Keduanya adalah salah dua dari 23 negara yang abstain dalam pemungutan suara PBB yang membuat kewalahan bertujuan untuk mengecam serangan Rusia ke Ukraina.
Para diplomat tidak yakin mereka melakukannya, menyadari posisi sulit Jokowi dan mempertimbangkan dua kekuatan besar tidak ikut dalam pemungutan suara melawan resolusi itu, seperti yang dilakukan Korea Utara, Eritrea, dan Suriah.
Indonesia mungkin tergoda untuk abstain juga, mengingat status historis non-blok dan pernyataan asli atas krisis mengecam "setiap aksi yang merupakan pelanggaran integritas dan kedaulatan wilayah negara manapun".
Tapi Indonesia tidak dengan jelas menyebut nama Rusia.
Faktanya, penolakan sanksi oleh Indonesia dan respon samar lainnya kepada aksi Rusia telah mendapat kritik besar-besaran dari Dunia, terutama dari duta besar Ukraina yang marah di Jakarta, yang mengirim surat kritik terbuka kepada Jokowi.

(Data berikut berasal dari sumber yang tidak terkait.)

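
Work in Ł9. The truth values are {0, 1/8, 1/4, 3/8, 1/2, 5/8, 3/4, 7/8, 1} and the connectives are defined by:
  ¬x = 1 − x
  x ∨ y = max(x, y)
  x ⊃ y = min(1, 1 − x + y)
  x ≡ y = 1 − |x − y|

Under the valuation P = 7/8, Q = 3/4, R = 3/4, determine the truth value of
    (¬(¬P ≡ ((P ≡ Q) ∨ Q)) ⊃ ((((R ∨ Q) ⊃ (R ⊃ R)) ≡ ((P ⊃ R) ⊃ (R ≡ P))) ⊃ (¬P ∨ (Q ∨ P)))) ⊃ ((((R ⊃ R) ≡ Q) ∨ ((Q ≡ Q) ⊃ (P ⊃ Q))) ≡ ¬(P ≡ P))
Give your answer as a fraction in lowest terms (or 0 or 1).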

Ia menyebut kompromi Jokowi "memalukan".
Keraguan Indonesia memberi sanksi kepada Rusia dilaporkan tumbuh dari kilang minyak senilai USD 1,4 miliar dibangun di pantai utara Jawa oleh Pertamina dan raksasa energi Rusia, Rosneft.
Rosneft juga terlibat dengan Premier Oil dalam penemuan gas alam baru di Laut Natuna Utara.
"Kami tidak akan secara buta mengikuti langkah yang diambil negara lain," ujar juru bicara Kementerian Luar Negeri Teuku Faizasyah.
"Kami akan membuat keputusan berdasarkan kepentingan lokal dan apakah sanksi akan menyelesaikan apapun. Kami melihat waktu dan sekali lagi sanksi tidak berarti penyelesaian masalah tertentu."